Death-postponing cancer drugs command high prices because of the third-party payment health insurance system.

K. K. Fung

A unique product that must be repeatedly purchased for daily life maintenance is an ideal product for generating a high and constant stream of profit. A necessity with no substitute is a recipe for high price. And repeat purchase generates a reliable source of revenue. Patented drugs for chronic cancer fit the bill. They are good enough to postpone death, but not good enough to cure the deadly disease. At $4,000 to $10,000 a month, they add up to a sizable stream of revenues.

But how many cancer patients can afford drugs that cost more than $40,000 per treatment course? If cancer drugs must be paid for out of patients' own pocket, these drugs would never have been invented. If they were invented at all, they certainly could not command such high prices. In fact, these high prices are supported by third-party payment health insurance systems, such as employer-supported private health insurance plans or tax-payer-supported systems such as Medicare or Medicaid.

The real question therefore should be: Why aren't the prices any higher for such death-postponing drugs? First, there is the constraint of co-payments. These co-payments must be paid out of the patients' pockets, typically at 10 - 50% of the drug treatment prices. That is already a bank-breaking $4,000 - $20,000 per treatment course for most income earners. Second, even employers and tax payers do not have bottomless pockets.

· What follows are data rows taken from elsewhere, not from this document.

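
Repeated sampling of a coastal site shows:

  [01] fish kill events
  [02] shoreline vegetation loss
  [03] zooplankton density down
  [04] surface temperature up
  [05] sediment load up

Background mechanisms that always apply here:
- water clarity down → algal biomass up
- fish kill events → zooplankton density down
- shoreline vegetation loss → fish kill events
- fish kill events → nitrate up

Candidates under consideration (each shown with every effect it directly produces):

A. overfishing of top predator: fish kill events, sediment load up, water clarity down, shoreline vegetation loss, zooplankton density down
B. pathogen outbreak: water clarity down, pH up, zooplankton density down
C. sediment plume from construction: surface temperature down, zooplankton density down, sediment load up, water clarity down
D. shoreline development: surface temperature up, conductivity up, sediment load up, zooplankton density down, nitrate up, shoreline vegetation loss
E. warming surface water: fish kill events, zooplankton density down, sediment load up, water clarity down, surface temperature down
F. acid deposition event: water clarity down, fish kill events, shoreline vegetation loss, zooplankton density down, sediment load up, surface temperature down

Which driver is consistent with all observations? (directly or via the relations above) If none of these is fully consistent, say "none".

Per-candidate check:
(A) overfishing of top predator — does not account for surface temperature up
(B) pathogen outbreak — fish kill events -; shoreline vegetation loss -; zooplankton density down +; surface temperature up -; sediment load up -
(C) sediment plume from construction — fails on fish kill events, shoreline vegetation loss, surface temperature up (predicts surface temperature down, not surface temperature up)
(D) shoreline development — fish kill events + (via shoreline vegetation loss → fish kill events); shoreline vegetation loss +; zooplankton density down +; surface temperature up +; sediment load up +
(E) warming surface water — fish kill events +; shoreline vegetation loss -; zooplankton density down +; surface temperature up -; sediment load up +
(F) acid deposition event — fails on surface temperature up (predicts surface temperature down, not surface temperature up)
Only (D) is consistent with every observation.

D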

Drug companies are not free to practice price discrimination by charging less well-off patients lower prices while keeping prices high for deep-pocket patients. Medicare drug reimbursement rates are set at a drug's average wholesale price plus 6%. Free drugs are counted at zero prices towards the computation of the average wholesale price. Thus charging lower prices to marginal users would reduce the total revenue. Giving free drugs to charities would not affect the average wholesale price. But Medicare would not reimburse doctors for administering charity drugs that are not billable items (WSJ 5/10/2006).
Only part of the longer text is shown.